MarketsEconomic TimesJul 14, 2026· 1 min read
Sebi Exempts Mehta Family Trust from Saurashtra Cement Open Offer

Sebi has exempted the Mehta Family Trust from the open offer obligation following its indirect share acquisition in Saurashtra Cement Ltd. This relief facilitates family succession planning, as the transaction is deemed non-commercial and without a change in company control.
The Securities and Exchange Board of India (Sebi) has granted the Mehta Family Trust an exemption from the mandatory open offer requirement related to its indirect acquisition of shares in Saurashtra Cement Ltd. This regulatory relief enables the trust, which is associated with actress Juhi Chawla, to proceed with an internal restructuring aimed at facilitating family succession planning without triggering a public offer to minority shareholders.
The exemption, detailed by Sebi, is predicated on the assessment that the transaction is non-commercial in nature and will not lead to a change in control of Saurashtra Cement. This decision aligns with Sebi's stance on certain intra-family transfers that are primarily for succession purposes, provided they do not alter the fundamental ownership or management structure of the listed entity.

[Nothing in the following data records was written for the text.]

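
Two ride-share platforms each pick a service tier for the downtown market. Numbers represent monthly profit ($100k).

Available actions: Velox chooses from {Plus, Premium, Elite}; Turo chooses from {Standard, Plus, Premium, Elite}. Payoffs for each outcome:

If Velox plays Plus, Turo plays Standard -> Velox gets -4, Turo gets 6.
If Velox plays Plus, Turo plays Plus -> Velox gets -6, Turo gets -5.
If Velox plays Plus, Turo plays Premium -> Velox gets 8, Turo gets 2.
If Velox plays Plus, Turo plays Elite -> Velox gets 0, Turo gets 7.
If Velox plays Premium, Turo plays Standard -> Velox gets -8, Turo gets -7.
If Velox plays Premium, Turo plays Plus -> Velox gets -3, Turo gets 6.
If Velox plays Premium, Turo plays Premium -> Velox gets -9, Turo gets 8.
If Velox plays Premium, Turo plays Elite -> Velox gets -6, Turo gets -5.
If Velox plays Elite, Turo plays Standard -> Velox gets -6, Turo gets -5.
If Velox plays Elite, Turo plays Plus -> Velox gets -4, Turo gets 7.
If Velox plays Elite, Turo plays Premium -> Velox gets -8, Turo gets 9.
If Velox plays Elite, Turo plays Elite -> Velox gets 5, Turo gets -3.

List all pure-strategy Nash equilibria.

Velox against Standard: payoffs -4, -8, -6 → best response Plus.
Velox against Plus: payoffs -6, -3, -4 → best response Premium.
Velox against Premium: payoffs 8, -9, -8 → best response Plus.
Velox against Elite: payoffs 0, -6, 5 → best response Elite.
Turo against Plus: payoffs 6, -5, 2, 7 → best response Elite.
Turo against Premium: payoffs -7, 6, 8, -5 → best response Premium.
Turo against Elite: payoffs -5, 7, 9, -3 → best response Premium.
No profile is a mutual best response for all players.

No pure-strategy Nash equilibrium.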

While the exemption provides a one-year window, the Mehta Family Trust will be subject to specific reporting obligations to ensure transparency and compliance with regulatory frameworks. This move underscores Sebi's pragmatic approach to corporate governance, balancing the protection of minority investor interests with the practicalities of family-run businesses undergoing generational transitions. For Saurashtra Cement, the immediate economic implication is the avoidance of a potentially costly and complex open offer process, allowing management to focus on operational objectives without market distractions related to ownership changes. The decision reflects a broader regulatory trend of accommodating internal corporate reorganizations under specific conditions, thereby reducing compliance burdens when commercial intent or change of control is absent.
Analyst's Take
While seemingly a routine regulatory waiver, this decision could subtly influence valuations of other publicly listed family-controlled enterprises in India, as it clarifies a pathway for generational transitions without the dilution risk or cost associated with mandatory open offers. This regulatory clarity might lead to an increase in similar internal restructuring activities in the near term, potentially signaling a wave of succession planning in India's historically family-dominated corporate landscape that the market may not fully anticipate.